Longer messages are often fragmented and transmitted over several pages. This is not an issue for practical use—each pager receives only those pages intended for it—but, because I see all pages on a frequency, these fragments can arrive interrupted by other messages. I can reassemble these fragments by concatenating the pages according to their frame information and message fragment information.

Redirect the output to collect.py to reassemble the message fragments in real time.

ncat -lu 7355 \
| sox -t raw -esigned-integer -b16 -r 48000 - -esigned-integer -b16 -r 22050 -t raw - \
| multimon-ng -t raw -a POCSAG512 -a POCSAG1200 -a POCSAG2400 -a FLEX - \
| ./collect.py

Part 2: Fixing Pagers

Cryptographically, pagers are limited by the following:

  • Small memory, which may make computationally or resource-intensive protocols (e.g., RSA) infeasible.
    • RSA implementations for the Arduino do exist, but they are far too weak for practical use—one proof of concept uses 8-bit keys, while the National Institute of Standards and Technology recommends at least 2,048-bit keys.
  • One-way communication, which make many common encryption protocols (e.g., Diffie–Hellman) impossible.
    • This does mean one-way pagers cannot be used for location-tracking—as pager advocates like to tout—but that is a trivially small benefit in exchange for total lack of data privacy.

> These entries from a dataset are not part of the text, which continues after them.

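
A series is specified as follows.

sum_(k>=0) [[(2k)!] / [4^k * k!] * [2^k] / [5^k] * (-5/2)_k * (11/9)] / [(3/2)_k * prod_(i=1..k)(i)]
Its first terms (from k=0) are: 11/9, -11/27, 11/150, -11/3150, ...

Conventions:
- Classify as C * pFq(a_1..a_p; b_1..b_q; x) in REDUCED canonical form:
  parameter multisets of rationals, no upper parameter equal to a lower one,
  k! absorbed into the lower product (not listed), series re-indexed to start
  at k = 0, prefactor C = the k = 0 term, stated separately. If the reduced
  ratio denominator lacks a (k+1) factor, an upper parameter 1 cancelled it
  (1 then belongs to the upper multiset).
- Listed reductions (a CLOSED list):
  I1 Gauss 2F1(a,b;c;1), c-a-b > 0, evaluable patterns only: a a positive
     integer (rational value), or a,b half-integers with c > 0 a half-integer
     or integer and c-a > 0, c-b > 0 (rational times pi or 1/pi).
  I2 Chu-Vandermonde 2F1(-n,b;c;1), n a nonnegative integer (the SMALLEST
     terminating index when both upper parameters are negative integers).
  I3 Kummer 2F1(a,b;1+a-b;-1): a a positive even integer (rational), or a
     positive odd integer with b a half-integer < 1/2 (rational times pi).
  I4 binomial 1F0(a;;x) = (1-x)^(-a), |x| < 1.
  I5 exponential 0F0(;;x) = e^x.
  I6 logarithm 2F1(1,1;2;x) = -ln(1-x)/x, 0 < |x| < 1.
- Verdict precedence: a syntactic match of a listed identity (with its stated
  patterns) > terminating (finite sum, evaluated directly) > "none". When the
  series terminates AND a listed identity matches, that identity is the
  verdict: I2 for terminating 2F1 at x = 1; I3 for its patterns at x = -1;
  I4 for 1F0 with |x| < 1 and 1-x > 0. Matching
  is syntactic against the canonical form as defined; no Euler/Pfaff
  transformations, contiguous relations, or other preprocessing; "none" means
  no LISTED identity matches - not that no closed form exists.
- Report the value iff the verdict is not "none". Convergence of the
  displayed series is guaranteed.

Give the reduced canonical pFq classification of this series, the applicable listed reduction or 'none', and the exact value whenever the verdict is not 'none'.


This is 11/9 * 2F1(-5/2, 1/2; 3/2; 2/5) in reduced canonical form. Verdict: none - this 2F1 at x = 2/5 matches no listed pattern, and upper {-5/2, 1/2} holds no stopper.

Key step: with t_0 = 11/9, the (2k)!/(4^k k!) block (C = 11/9) is the Pochhammer (1/2)_k.
Consecutive-term ratio: r(k) = (2/5) * (k-5/2) (k+1/2) / [(k+3/2) (k+1)] - rational in k, leading ratio (2/5); with t_0 = 11/9, classification follows.


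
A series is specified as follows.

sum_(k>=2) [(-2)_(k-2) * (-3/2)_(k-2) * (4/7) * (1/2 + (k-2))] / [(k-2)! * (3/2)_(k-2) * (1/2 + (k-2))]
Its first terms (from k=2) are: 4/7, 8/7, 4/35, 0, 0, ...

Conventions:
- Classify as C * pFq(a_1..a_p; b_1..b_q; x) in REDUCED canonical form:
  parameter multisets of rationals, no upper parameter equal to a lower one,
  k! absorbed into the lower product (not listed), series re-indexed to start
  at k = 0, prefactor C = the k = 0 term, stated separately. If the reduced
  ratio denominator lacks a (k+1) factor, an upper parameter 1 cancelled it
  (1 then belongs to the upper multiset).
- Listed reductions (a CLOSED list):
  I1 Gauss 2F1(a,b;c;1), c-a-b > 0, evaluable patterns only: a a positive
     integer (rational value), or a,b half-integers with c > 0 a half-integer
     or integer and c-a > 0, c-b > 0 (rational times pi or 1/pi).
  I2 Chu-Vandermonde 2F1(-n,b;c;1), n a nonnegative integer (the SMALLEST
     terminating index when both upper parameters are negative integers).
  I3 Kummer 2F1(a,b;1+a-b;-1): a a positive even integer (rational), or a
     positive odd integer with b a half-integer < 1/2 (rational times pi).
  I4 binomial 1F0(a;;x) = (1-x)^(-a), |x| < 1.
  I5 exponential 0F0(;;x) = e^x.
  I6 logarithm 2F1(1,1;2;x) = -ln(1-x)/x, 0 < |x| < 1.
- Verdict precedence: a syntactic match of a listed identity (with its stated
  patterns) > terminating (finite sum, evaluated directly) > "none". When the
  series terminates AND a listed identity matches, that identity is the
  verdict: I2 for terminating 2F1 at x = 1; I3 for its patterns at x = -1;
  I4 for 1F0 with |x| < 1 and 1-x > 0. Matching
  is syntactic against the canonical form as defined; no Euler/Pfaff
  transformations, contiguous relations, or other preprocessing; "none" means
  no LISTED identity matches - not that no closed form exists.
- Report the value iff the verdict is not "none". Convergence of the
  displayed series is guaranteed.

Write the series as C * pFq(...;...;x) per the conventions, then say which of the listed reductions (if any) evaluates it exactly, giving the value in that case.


Classification (C = 4/7): 2F1 with upper {-2, -3/2}, lower {3/2}, argument x = 1. Verdict: Chu-Vandermonde (I2) matches (terminating 2F1 at x = 1 with n = 2, b = -3/2, c = 3/2). Exact value: 64/35.

The tell: t_0 being 4/7, striking the common factor k + 1/2 reduces the term (prefactor 4/7).
Term ratio: r(k) = 1 * (k-2) (k-3/2) / [(k+3/2) (k+1)] - poly over poly, x = 1 from leading terms; C = 4/7 at k = 0.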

To show even limited hardware can support encryption, I modeled pagers with an Arduino Nano, which is the smallest Arduino available and has even less memory than pagers. It has only 32 KB of flash memory and 2 KB of SRAM, compared to the Motorola Advisor pager, which has 8×32 KB of SRAM.

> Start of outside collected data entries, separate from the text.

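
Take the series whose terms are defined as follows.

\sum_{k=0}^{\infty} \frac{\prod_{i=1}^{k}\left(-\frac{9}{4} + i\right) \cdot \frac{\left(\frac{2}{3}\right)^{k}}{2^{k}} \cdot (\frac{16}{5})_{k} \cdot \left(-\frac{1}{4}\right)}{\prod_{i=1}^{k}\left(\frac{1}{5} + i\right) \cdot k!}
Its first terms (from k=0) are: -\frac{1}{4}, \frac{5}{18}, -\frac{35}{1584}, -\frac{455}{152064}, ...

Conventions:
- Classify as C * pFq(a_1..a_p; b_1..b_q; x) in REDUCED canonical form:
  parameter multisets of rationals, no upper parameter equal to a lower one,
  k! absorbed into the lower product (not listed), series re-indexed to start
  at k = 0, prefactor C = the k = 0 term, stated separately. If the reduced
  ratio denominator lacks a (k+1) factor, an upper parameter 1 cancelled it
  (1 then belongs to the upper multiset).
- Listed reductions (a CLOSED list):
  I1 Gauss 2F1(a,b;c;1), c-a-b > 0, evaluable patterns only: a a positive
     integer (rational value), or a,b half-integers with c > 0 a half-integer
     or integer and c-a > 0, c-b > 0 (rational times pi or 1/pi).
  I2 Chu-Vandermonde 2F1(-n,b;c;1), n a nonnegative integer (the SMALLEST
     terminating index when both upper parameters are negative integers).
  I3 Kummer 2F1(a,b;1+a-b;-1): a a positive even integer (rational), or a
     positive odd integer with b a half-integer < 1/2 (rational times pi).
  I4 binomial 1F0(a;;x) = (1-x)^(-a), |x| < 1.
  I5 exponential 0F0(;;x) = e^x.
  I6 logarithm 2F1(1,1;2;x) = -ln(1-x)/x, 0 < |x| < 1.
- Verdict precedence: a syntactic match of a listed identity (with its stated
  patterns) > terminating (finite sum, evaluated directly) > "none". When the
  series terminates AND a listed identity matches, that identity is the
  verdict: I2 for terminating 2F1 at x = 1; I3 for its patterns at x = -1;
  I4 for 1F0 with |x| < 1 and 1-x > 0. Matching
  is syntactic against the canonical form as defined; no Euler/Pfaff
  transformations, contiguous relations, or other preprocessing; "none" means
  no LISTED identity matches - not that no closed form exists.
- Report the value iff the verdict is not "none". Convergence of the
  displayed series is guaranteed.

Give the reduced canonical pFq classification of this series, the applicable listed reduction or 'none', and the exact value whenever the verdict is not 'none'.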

I also used ChaCha20–Poly1305, a lightweight symmetric-key protocol for authenticated encryption with additional data (AEAD). The stream cipher ChaCha, with 20 rounds of encryption, is as secure as the more popular AES while offering better performance. The message authentication code (MAC) protocol Poly1305 allows verifying the integrity of a message—i.e., it detects when the contents of a message have been changed. The implementation details are as follows:

  • Each pager is assigned a unique, randomly generated pre-shared key (PSK), which is also known to the central paging system. In this way, if the PSK is somehow compromised, only communications to that one pager are compromised.
  • The frame information of a message is used as the “additional data” (AD), which is unencrypted and used for authentication only. By checking that the frame information, incremented with every message, is as expected, I can prevent replay attacks, where an attacker simply records and replays an encrypted message.
  • This implementation uses 256-bit keys, 96-bit initialization vectors (IVs) and 128-bit authentication tags.
  • Due to memory constraints, this implementation is limited to 300-byte messages and 32-byte ADs.

This proof of concept does not require any changes in hardware, since modifying or replacing pagers can be costly for hospitals. Instead, it is designed to be only a software upgrade.

I simulated the paging system with the Python script encrypt.py, which encrypts a message with a hardcoded PSK. And I simulated the pager with the Arduino script Decrypt.ino.

Conclusion

Pagers used by hospitals are easy to attack. With cheap hardware and free software, anyone can intercept pages to access sensitive data.

Pagers are also easy to defend. Even limited hardware can support authenticated encryption for one-way communication. After all the decades in which hospitals have been using pagers, there is little excuse for this huge lapse in security.